Most frequently used test is the “breathalyzer,” which measures the amount of alcohol in the suspect’s blood. The test must be administered by certified operators.
Test At Barracks
In Potter County, breathalyzer tests are administered at the state police barracks, where a number of officers have been certified after completing the mandatory 40-hour course.
*433The fully-automated breathalyzer measures the amount of alcohol in the bloodstream by analyzing the suspect’s breath through a chemical solution.
A digital print-out reveals the blood-alcohol content.
Actual blood samples may also be taken and analyzed to determine the amount of alcohol in the suspect’s system.
If the alcohol content measures between .05 and .10, police may consider the reading as “evidence” that the suspect may be under the influence.
Any suspect with a reading above .10 is presumed drunk.
Sgt. Green said that determining “legal intoxication” is a longer process than most people imagine. “We don’t necessarily administer tests just because we detect an odor of alcohol on the driver’s breath,” said the sergeant.
“Officers in the field look for certain signs, such as erratic driving, lack of coherence, slurred speech, inability to walk straight and other signs in a standard sobriety test,” Green noted.
Anyone stopped for suspected driving under the influence has the right to refuse the breathalyzer or blood sample test.
State law states, however, that such refusal will result in an automatic six-month suspension of driving privileges.
Various groups have been trying for years to keep drunken drivers off the road, but have achieved only limited success.
Several popular phrases have emerged: “Friends don’t let friends drive drunk.” “If you drink, don’t drive.” “Slow on the Bottle, Enjoy the Road—SOBER.”
In Potter County, law enforcement officials are hopeful that “a word to the wise” might be sufficient.
If not, they are prepared to use stronger means in an attempt to rid the highways of this dangerous element of society.
Drunken driving truly is no laughing matter.





Concurrence Opinion

BROSKY, Judge,

concurring:

While I agree with the majority that the trial court acted within the procedures and guidelines set out in Common*435wealth v. Martin, 466 Pa. 118, 351 A.2d 650 (1976), and Pa.R.Cr.P. 1403(A)(2)(a) and (c), I do not believe that we should in any way endorse the actions of trial judges who make public declarations that they will automatically sentence persons guilty of a similar offense in a certain, consistent fashion. Clearly, a judge can reach the same end without expressing his views, and we have no way of reviewing such a decision. To publicly declare a policy such as that found in the instant case forces the judge to be or at the very least creates an appearance that the judge will be inflexible in sentencing and that he will not sentence in an individualized manner.

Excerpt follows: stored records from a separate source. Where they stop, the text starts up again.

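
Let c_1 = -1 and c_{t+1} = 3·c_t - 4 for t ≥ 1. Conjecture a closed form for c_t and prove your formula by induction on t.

c_t = -3^t + 2

Computing the first terms: c_1 = -1, c_2 = -7, c_3 = -25. This suggests c_t = -3^t + 2.
When t = 1: the formula gives -1 = -1 = c_1.
Inductive step: assume the claim holds for t = m, so c_m = -3^m + 2.
Then c_{m+1} = 3·c_m - 4 = 3·(-3^m + 2) - 4 = -3^(m + 1) + 2,
which is the claimed formula at t = m+1.
By the principle of mathematical induction, the result holds for all t ≥ 1.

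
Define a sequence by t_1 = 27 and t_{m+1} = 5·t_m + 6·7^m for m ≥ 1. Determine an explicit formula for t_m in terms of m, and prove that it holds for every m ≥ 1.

Computing the first terms: t_1 = 27, t_2 = 177, t_3 = 1179. This suggests t_m = 6·5^(m - 1) + 3·7^m.
When m = 1: the formula gives 27 = 27 = t_1.
For the inductive step, assume it holds for an arbitrary i ≥ 1, so t_i = 6·5^(i - 1) + 3·7^i.
Then t_{i+1} = 5·t_i + 6·7^i = 5·(6·5^(i - 1) + 3·7^i) + 6·7^i = 6·5^i + 3·7^(i + 1) = 6·5^((i+1) - 1) + 3·7^(i+1),
which is the claimed formula at m = i+1.
By the principle of mathematical induction, the result holds for all m ≥ 1.

t_m = 6·5^(m - 1) + 3·7^m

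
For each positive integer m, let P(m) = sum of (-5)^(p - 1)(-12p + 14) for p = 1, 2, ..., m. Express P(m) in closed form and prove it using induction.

P(m) = 2(-5)^m(m - 1) + 2

We claim P(m) = 2(-5)^m(m - 1) + 2 for all m ≥ 1.
Base step (m = 1): P(1) = 2, and the closed form gives 2. They agree.
Inductive step: assume the claim holds for m = p, so P(p) = 2(-5)^p(p - 1) + 2.
Then P(p+1) = P(p) + ((-5)^p(-12p + 2)) = (2(-5)^p(p - 1) + 2) + ((-5)^p(-12p + 2)).
Simplifying, P(p+1) = -10(-5)^p·p + 2 = 2(-5)^(p+1)((p+1) - 1) + 2,
which is the closed form with m = p+1.
Hence, by induction on m, the claim holds for every m ≥ 1.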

I have no quarrel with the majority’s position—the trial judge stated why he ordered no presentence report, Pa.R. Cr.P. 1403(A)(2)(a) and (c), and he placed in the record his review of the appellant’s character and the circumstances of the crime to justify the sentence. Commonwealth v. Martin, supra. However, my view is that the sentencing of convicted persons requires an open, unprejudiced, not predetermined view by the trial judge of each individual defendant.

Certainly, we cannot delve into the thoughts of each trial judge. However, I would admonish all trial judges to refrain from engaging in public declarations proclaiming their blanket views of how persons who share only a conviction for the same crime, and no more, should be sentenced in a particular manner. Should a judge not consider the individual characteristics and circumstances of an individual defendant then that judge violates the law. No judge should attempt to circumvent the law by mechanically stating the factors set forth in Commonwealth v. Martin, supra., while ignoring or creating the appearance of ignoring their importance.

I concur in the decision of the majority only because I believe the appellant received individualized sentencing and because the sentence he received is well within the sentencing guidelines provided at 75 Pa.C.S. § 3731.